Rashi mentions a custom mentioned by the Geonim that “twenty two or fifteen days” before Rosh Hashono people would take baskets – one for each child – and plant legumes and the like, and before Rosh Hashono would wave them around their heads and say, “This should be instead of this [person], and it should be my exchange, and it should be my substitute.” The baskets would then be thrown into the river. In this Rashi we find the concept of saving oneself from a harsh Heavenly decree by it being effected on another object.

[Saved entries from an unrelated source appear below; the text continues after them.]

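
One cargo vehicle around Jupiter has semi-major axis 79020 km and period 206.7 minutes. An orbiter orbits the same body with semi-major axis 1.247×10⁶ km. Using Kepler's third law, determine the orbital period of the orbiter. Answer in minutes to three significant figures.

T₂ ≈ 13000 minutes

Kepler's third law: T² ∝ a³, so T₂ = T₁ (a₂/a₁)^(3/2).
a₂/a₁ = 15.78, (a₂/a₁)^(3/2) = 62.69.
T₂ = 206.7 × 62.69 = 12960 minutes.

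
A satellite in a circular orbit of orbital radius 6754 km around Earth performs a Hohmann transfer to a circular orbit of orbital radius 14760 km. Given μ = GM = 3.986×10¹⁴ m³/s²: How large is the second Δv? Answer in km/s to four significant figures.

Δv ≈ 1.079 km/s

r₁ = 6754 km = 6.754×10⁶ m.
r₂ = 14760 km = 1.476×10⁷ m.
Transfer ellipse a_t = (r₁ + r₂)/2 = 1.076×10⁷ m.
At r₁: circular v_c1 = √(μ/r₁) = 7682 m/s; transfer-perigee v_p = √[μ(2/r₁ − 1/a_t)] = 8999 m/s.
At r₂: circular v_c2 = √(μ/r₂) = 5197 m/s; transfer-apogee v_a = √[μ(2/r₂ − 1/a_t)] = 4118 m/s.
Δv₂ = v_c2 − v_a = 1079 m/s.
= 1.079 km/s.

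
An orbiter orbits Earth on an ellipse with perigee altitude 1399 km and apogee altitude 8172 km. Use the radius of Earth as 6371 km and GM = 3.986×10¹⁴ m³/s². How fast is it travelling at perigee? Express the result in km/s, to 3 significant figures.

v ≈ 8.18 km/s

r_p = 6371 + 1399 = 7770.0 km = 7.7700×10⁶ m.
r_a = 6371 + 8172 = 14543 km = 1.4543×10⁷ m.
Semi-major axis a = (r_p + r_a)/2 = 11156 km = 1.116×10⁷ m.
Vis-viva: v² = μ(2/r − 1/a) = 3.986×10¹⁴ × (2.574×10⁻⁷ − 8.963×10⁻⁸) = 6.687×10⁷ m²/s².
v = 8178 m/s = 8.178 km/s.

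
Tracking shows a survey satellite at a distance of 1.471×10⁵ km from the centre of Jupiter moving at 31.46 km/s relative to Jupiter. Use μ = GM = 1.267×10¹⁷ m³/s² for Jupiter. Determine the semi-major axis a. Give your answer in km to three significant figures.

r = 1.471×10⁸ m.
Specific orbital energy ε = v²/2 − μ/r = (31460)²/2 − 1.267×10¹⁷/1.471×10⁸ = -3.665×10⁸ J/kg.
Since ε = −μ/(2a), a = −μ/(2ε) = 1.729×10⁸ m = 1.7287×10⁵ km.

a ≈ 1.73×10⁵ km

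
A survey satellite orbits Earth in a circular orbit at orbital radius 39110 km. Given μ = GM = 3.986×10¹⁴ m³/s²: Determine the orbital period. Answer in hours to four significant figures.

T ≈ 21.38 hours

r = 39110 km = 3.911×10⁷ m.
Kepler's third law: T = 2π√(r³/μ) = 2π√((3.911×10⁷)³ / 3.986×10¹⁴).
r³/μ = 1.501×10⁸ s², so T = 2π × 1.225×10⁴ = 7.697×10⁴ s.
Converting: 7.697×10⁴ s ÷ 3600 = 21.38 hours.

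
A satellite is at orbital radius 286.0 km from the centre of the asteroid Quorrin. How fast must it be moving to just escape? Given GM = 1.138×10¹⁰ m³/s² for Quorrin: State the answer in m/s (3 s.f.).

r = 286.0 km = 2.860×10⁵ m.
Escape speed v_esc = √(2μ/r) = √(2 × 1.138×10¹⁰ / 2.860×10⁵) = √(7.958×10⁴) = 282.1 m/s.

v_esc ≈ 282 m/s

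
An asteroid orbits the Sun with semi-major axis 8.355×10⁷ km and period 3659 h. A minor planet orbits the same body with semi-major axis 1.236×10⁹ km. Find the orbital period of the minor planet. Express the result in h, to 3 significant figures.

Kepler's third law: T² ∝ a³, so T₂ = T₁ (a₂/a₁)^(3/2).
a₂/a₁ = 14.79, (a₂/a₁)^(3/2) = 56.90.
T₂ = 3659 × 56.90 = 2.082×10⁵ h.

T₂ ≈ 2.08×10⁵ h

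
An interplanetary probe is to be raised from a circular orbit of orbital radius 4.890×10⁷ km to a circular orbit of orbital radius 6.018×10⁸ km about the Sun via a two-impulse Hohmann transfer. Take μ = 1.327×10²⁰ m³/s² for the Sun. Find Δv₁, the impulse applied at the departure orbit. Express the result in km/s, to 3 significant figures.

Δv ≈ 18.8 km/s

r₁ = 4.890×10⁷ km = 4.890×10¹⁰ m.
r₂ = 6.018×10⁸ km = 6.018×10¹¹ m.
Transfer ellipse a_t = (r₁ + r₂)/2 = 3.254×10¹¹ m.
At r₁: circular v_c1 = √(μ/r₁) = 52090 m/s; transfer-perihelion v_p = √[μ(2/r₁ − 1/a_t)] = 70850 m/s.
Δv₁ = v_p − v_c1 = 18760 m/s.
= 18.76 km/s.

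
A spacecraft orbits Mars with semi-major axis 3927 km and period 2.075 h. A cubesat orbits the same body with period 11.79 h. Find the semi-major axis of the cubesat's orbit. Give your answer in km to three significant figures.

Kepler's third law: a³ ∝ T², so a₂ = a₁ (T₂/T₁)^(2/3).
T₂/T₁ = 5.682, (T₂/T₁)^(2/3) = 3.184.
a₂ = 3927 × 3.184 = 12500 km.

a₂ ≈ 12500 km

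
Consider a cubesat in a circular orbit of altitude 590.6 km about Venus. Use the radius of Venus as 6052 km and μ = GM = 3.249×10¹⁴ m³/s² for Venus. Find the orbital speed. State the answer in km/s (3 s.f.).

v ≈ 6.99 km/s

r = 6052 + 590.6 = 6642.6 km = 6.6426×10⁶ m.
For a circular orbit v = √(μ/r) = √(3.249×10¹⁴ / 6.643×10⁶) = √(4.891×10⁷) = 6994 m/s.
That is 6.994 km/s.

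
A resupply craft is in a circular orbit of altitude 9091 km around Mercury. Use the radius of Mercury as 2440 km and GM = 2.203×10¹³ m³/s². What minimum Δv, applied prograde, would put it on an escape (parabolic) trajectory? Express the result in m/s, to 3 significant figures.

r = 2440 + 9091 = 11531 km = 1.1531×10⁷ m.
Circular speed v_c = √(μ/r) = 1382 m/s.
Escape speed v_esc = √(2μ/r) = √2 × v_c = 1955 m/s.
Δv = v_esc − v_c = 572.5 m/s.

Δv ≈ 573 m/s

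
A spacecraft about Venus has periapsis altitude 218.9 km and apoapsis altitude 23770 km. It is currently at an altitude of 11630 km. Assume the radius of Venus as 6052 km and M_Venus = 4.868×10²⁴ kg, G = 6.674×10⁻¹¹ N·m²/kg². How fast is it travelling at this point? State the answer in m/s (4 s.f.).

v ≈ 4330 m/s

μ = GM = 6.674×10⁻¹¹ × 4.868×10²⁴ = 3.249×10¹⁴ m³/s².
r_p = 6052 + 218.9 = 6270.9 km = 6.2709×10⁶ m.
r_a = 6052 + 23770 = 29822 km = 2.9822×10⁷ m.
r = 6052 + 11630 = 17682 km = 1.768×10⁷ m.
Semi-major axis a = (r_p + r_a)/2 = 18046 km = 1.805×10⁷ m.
Vis-viva: v² = μ(2/r − 1/a) = 3.249×10¹⁴ × (1.131×10⁻⁷ − 5.541×10⁻⁸) = 1.875×10⁷ m²/s².
v = 4330 m/s.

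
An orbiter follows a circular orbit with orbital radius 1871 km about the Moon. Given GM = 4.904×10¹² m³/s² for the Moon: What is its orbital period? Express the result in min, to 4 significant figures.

r = 1871 km = 1.871×10⁶ m.
Kepler's third law: T = 2π√(r³/μ) = 2π√((1.871×10⁶)³ / 4.904×10¹²).
r³/μ = 1.336×10⁶ s², so T = 2π × 1.156×10³ = 7.261×10³ s.
Converting: 7.261×10³ s ÷ 60.00 = 121.0 min.

T ≈ 121.0 min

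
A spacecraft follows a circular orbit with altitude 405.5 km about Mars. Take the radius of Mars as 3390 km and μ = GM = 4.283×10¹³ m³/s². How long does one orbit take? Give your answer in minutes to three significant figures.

T ≈ 118 minutes

r = 3390 + 405.5 = 3795.5 km = 3.7955×10⁶ m.
Kepler's third law: T = 2π√(r³/μ) = 2π√((3.796×10⁶)³ / 4.283×10¹³).
r³/μ = 1.277×10⁶ s², so T = 2π × 1.130×10³ = 7.099×10³ s.
Converting: 7.099×10³ s ÷ 60.00 = 118.3 minutes.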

The Maharal writes that the Gemoro implies the same. The Gemoro brings the story of Rabbi Akiva who was travelling with a donkey, and rooster and a candle. Upon being refused entry to a certain city, Rabbi Akiva had no choice but to sleep overnight in the woods outside the city. During the night a lion killed the donkey, a cat devoured the rooster, and a wind extinguished the candle. The next morning he learned that the city had been attacked by murderous thieves and he had been miraculously saved. The Maharal explains that the same terrible fate that the townspeople had suffered, was to befall Rabbi Akiva as well. However, he was substituted by his donkey (representing his physical body), his rooster (instead of his soul) and the candle (instead of his intellect). The Maharal concludes that from this Gemoro we have an “absolute proof to take a chicken for a kaporo for the soul on erev Yom Kippur.”

The Remo brings this custom in Shulchon Oruch and writes that it is a custom of pious people and should not be disregarded.

In addition to the afore-mentioned dimension of kaporos being a “substitute” for the individual (as the Mishna Berura writes that the individual should imagine that all that is transpiring to the chicken should in fact have happened to him), there is another reason which is brought down in Eliya Rabo, that the kaporos is an atonement for the sins of the person. This being the case, it is likened to an obligatory sacrifice that each individual has to bring. (The halachic implications of these opinions will later be discussed.)

However the Kitzur Shulchon Oruch writes that the individual should not think that the chicken is literally his atonement. It should merely serve as a reminder that all of these things should have happened to him, thus arousing him to repent fully.

It is obvious from the authorities that the main part of the custom of kaporos is the slaughtering of the chicken. Especially considering the abovementioned objective of kaporos, that the individual realise that everything happening to the chicken should have happened to him.

Furthermore one of the criterion mentioned with regards to kaporos is that it should be conducted in the early morning. Both these points are evident in the words of the authorities.

In Shulchan Aruch the mechaber writes that this which they are accustomed to do kaporos on the eve of Yom Kippur to slaughter a chicken etc. Similarly in the Mogen Avrohom in the name of the AriZal and the Shalo.